Da quando eravamo piccoli, da quando per la prima volta i nostri sguardi si sono incrociati, mi hai sempre difeso.
Dovevi morire per me, non sul tuo letto, consumato dalle febbri. No, per me.
Che egoista che sono. Lo sono sempre stato. Anche a letto.
Tu mi hai sempre sostenuto, mi hai sempre appoggiato.
Ti sei sempre dato per me.
Il nulla, ecco cosa sono senza te.
Qui nessuno canta, nessuno festeggia, nessuno celebra questa morte.
Anche se meriteresti tutti gli onori in quanto generale di un grande esercito, i canti non si levano dall’accampamento, nessuno organizza banchetti in tuo onore.
Tu eri il mio Patroclo e come lui sei morto prima di me.
Come Achille ho fatto tagliare le criniere ai cavalli. Ho rasato i miei capelli biondi, ma non mi basta.
Non c’è vendetta, non c’è strage, non c’è battaglia che possa riempire il vuoto della mia anima.
Non c’è festa che possa lenire il mio dolore. Ci sono solo le voci di questa gente e ancora, invano, io aspetto di sorprendermi nel sentire la tua che mi chiama per nome.
“Alessandro!”
Io ancora aspetto, ma so della tua dipartita. Lo so.
E so anche che non ci sarà nessun altro come te per me, come non ci fu altro Patroclo per Achille.
È come se il vino ed il cibo, non avessero lo stesso sapore.
La pelle di una donna ha perso la sua bellezza. Bagoa è un uomo come un altro.
Sembra che tutti i piaceri che avevo prima della tua morte fossero tali per farti dispetto.
I colori del mondo sono banali, una statua d’oro è vile metallo.
Niente di questa vita è più lo stesso.
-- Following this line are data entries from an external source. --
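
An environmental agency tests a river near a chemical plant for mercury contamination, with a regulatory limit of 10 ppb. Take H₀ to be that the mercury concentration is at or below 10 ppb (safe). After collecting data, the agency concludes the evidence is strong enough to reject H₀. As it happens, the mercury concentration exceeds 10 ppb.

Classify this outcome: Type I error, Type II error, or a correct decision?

Neither — the decision is correct.

The test rejected a false H₀ — the decision matches the true state.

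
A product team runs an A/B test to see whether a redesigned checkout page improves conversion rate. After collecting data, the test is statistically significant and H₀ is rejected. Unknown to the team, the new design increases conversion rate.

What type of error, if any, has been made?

The conventional null hypothesis here is that the new design has no effect on conversion rate.
The test rejected a false H₀ — the decision matches the true state.

Neither — the decision is correct.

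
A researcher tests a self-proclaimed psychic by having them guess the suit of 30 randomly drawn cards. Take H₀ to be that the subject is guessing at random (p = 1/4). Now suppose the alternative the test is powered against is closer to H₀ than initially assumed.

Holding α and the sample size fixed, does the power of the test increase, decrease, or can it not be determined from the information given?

A smaller departure from H₀ means the test statistic under Ha is distributed closer to where it would be under H₀; rejection becomes less likely.
Since power = 1 − β and β increases, power decreases.

It decreases.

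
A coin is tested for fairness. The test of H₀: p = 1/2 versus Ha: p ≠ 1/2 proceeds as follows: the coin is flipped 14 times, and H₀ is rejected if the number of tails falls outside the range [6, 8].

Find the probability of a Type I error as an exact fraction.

Under H₀, K ~ Binomial(14, 1/2); α is the probability of landing in either tail, P(K ≤ 5) + P(K ≥ 9).
Each tail has probability (1 + 14 + 91 + 364 + 1001 + 2002)/16384; doubling gives α = 6946/16384 = 3473/8192.

3473/8192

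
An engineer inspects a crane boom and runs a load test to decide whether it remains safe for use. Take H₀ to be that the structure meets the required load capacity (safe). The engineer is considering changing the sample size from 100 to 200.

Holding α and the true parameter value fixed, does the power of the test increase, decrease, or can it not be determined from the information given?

It increases.

A larger sample reduces the standard error, pulling the sampling distribution under Ha further from the non-rejection region.
Since power = 1 − β and β decreases, power increases.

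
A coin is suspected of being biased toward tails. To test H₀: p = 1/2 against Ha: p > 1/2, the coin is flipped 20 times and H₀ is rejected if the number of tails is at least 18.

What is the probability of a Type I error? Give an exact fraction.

The Type I error probability is α = P(Y ≥ 18) computed under H₀, where Y ~ Binomial(20, 1/2).
Summing the upper tail: (190 + 20 + 1) / 2^20 = 211/1048576.

211/1048576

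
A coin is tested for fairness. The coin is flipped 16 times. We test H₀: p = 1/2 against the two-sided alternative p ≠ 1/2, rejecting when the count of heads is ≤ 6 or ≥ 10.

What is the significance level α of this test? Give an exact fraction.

α = P(K ≤ 6 or K ≥ 10 | p = 1/2), K ~ Binomial(16, 1/2).
By symmetry, α = 2·P(K ≤ 6) = 2·(1 + 16 + 120 + 560 + 1820 + 4368 + 8008)/65536 = 29786/65536 = 14893/32768.

14893/32768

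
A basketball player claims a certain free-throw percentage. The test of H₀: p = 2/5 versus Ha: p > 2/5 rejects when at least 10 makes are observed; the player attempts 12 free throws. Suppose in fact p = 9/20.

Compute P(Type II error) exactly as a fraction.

β = P(fail to reject H₀ | Ha true) = P(Y ≤ 9 | p = 9/20), Y ~ Binomial(12, 9/20).
Adding the binomial probabilities P(Y=0)+…+P(Y=9) at p = 9/20 gives 812745962073749/819200000000000.

812745962073749/819200000000000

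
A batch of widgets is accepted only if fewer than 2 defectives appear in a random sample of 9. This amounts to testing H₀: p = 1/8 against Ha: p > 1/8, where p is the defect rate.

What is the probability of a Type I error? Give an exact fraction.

2623807/8388608

The significance level is the probability, assuming p = 1/8, of seeing 2 or more defectives in 9 draws.
Computing the lower-tail complement: 1 − 5764801/8388608 = 2623807/8388608.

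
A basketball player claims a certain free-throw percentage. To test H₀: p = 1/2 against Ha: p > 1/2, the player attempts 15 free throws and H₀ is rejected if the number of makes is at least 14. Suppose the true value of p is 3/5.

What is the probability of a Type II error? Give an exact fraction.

Under the alternative p = 3/5, K ~ Binomial(15, 3/5); β is the probability the test does not reject, P(K < 14).
Adding the binomial probabilities P(K=0)+…+P(K=13) at p = 3/5 gives 30359740148/30517578125.

30359740148/30517578125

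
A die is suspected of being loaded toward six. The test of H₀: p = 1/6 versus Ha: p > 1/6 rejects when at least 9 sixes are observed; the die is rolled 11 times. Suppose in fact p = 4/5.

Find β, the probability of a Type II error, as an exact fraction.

A Type II error is failing to reject when Ha holds: with p = 4/5, β = P(K ≤ 8).
Summing C(11,j)·(4/5)^j·(1/5)^{11-j} for j = 0..8 gives 3736313/9765625.

3736313/9765625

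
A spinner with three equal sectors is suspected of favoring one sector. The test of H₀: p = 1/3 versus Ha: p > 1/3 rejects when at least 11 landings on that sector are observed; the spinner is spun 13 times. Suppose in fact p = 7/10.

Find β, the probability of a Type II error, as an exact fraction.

7788298257/9765625000

Under the alternative p = 7/10, Y ~ Binomial(13, 7/10); β is the probability the test does not reject, P(Y < 11).
Adding the binomial probabilities P(Y=0)+…+P(Y=10) at p = 7/10 gives 7788298257/9765625000.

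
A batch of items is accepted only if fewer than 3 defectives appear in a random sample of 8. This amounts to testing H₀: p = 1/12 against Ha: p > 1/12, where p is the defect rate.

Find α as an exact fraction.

3373913/143327232

α = P(reject H₀ | H₀ true) = P(Y ≥ 3 | p = 1/12), Y ~ Binomial(8, 1/12).
Via the complement, α = 1 − Σ_{j=0}^{2} C(8,j)(1/12)^j(11/12)^{8-j} = 3373913/143327232.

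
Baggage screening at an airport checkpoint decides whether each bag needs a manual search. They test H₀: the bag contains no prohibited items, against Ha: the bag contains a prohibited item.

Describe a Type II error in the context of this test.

A Type II error would mean concluding that the bag contains no prohibited items (or at least failing to establish that the bag contains a prohibited item) when in fact the bag contains a prohibited item.

A Type II error is failing to reject H₀ when H₀ is false.
Here that means letting the bag through when actually the bag contains a prohibited item.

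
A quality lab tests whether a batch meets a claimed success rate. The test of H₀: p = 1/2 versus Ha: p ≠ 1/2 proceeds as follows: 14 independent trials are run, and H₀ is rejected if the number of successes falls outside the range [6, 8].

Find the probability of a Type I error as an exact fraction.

3473/8192

α = P(X ≤ 5 or X ≥ 9 | p = 1/2), X ~ Binomial(14, 1/2).
The two tails are symmetric, so α = 2·(1 + 14 + 91 + 364 + 1001 + 2002)/2^14 = 6946/16384 = 3473/8192.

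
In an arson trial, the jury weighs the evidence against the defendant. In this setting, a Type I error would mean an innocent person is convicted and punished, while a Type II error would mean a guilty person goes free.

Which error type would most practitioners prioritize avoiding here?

Type I error

The Type I consequence (an innocent person is convicted and punished) is more severe than the Type II consequence (a guilty person goes free).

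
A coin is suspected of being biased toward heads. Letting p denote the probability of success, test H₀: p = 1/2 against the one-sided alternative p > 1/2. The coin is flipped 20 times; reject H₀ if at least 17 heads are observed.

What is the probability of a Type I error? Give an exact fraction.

1351/1048576

α = P(reject H₀ | H₀ true) = P(X ≥ 17 | p = 1/2), with X ~ Binomial(20, 1/2).
Summing the upper tail: (1140 + 190 + 20 + 1) / 2^20 = 1351/1048576.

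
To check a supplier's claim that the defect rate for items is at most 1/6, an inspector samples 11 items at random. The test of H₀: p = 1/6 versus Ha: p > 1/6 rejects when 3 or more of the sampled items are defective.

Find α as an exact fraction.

3671303/13436928

Under H₀, Y ~ Binomial(11, 1/6); the Type I error rate is P(Y ≥ 3).
α = 1 − P(Y ≤ 2) = 1 − 9765625/13436928 = 3671303/13436928.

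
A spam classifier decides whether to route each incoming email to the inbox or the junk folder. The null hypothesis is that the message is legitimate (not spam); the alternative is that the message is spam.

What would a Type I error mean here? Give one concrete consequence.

A Type I error is rejecting H₀ when H₀ is true.
Here that means sending the message to the spam folder when actually the message is legitimate (not spam).

A Type I error would mean concluding that the message is spam when in fact the message is legitimate (not spam). Consequence: a legitimate email — possibly an important one — is hidden in the spam folder.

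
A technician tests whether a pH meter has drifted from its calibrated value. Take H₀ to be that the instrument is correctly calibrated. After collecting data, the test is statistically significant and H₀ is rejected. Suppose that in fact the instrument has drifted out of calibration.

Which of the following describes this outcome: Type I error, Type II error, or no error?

The test rejected a false H₀ — the decision matches the true state.

No error — this is a correct decision.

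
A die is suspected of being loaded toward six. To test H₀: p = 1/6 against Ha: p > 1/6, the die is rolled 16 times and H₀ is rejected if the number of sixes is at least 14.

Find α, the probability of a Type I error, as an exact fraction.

The Type I error probability is α = P(Y ≥ 14) computed under H₀, where Y ~ Binomial(16, 1/6).
P(Y ≥ 14) = Σ_{j=14}^{16} C(16,j)·(1/6)^j·(5/6)^{16-j} = 1027/940369969152.

1027/940369969152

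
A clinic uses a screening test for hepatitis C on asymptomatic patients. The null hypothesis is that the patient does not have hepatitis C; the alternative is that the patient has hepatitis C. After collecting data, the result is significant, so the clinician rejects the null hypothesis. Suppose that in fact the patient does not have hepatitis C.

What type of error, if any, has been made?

H₀ was rejected, but H₀ is actually true.
Rejecting a true null hypothesis is a Type I error (false positive).

Type I error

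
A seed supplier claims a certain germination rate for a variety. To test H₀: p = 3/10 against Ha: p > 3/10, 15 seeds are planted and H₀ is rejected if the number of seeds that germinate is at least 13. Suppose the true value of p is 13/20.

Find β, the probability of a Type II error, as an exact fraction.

30745097163070342213/32768000000000000000

A Type II error is failing to reject when Ha holds: with p = 13/20, β = P(Y ≤ 12).
Equivalently, β = 1 − P(Y ≥ 13) = 30745097163070342213/32768000000000000000.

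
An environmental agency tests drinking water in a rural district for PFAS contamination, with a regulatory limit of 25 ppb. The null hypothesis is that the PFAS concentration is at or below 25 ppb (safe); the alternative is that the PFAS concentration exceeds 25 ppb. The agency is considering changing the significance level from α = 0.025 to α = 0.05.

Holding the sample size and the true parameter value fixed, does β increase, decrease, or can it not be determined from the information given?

It decreases.

With a larger α the critical value moves toward the center, so more of the Ha sampling distribution lies in the rejection region.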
Senza te.
Io Alessandro il Grande, che piango come un bambino alla sua prima sconfitta, io non dormo più. Non ho pace, persino il sonno, quelle rare volte che Morfeo me lo concede, è agitato dai tuoi ricordi.
Il profumo della tua pelle, il tuo odore dopo una battaglia, il sapore delle tue labbra e i brividi di piacere datimi dai tuo baci, le sensazione della tua lingua nella mia bocca, o del tuo corpo contro al mio…
Sono le visioni che mi tormentano di notte. Sarebbero piacevoli se non rivedessi sempre, anche il tuo corpo riverso a terra. Freddo, inerme. Morto.
Perché le lacrime tormentano i miei occhi? Ne ho ancora? Io ho vita, e non la voglio. Desidero essere con te nell’Ade per parlarti ancora una volta, e dirti che ho amato veramente solo te.
Ed abbracciarti nel fuoco dell’eternità.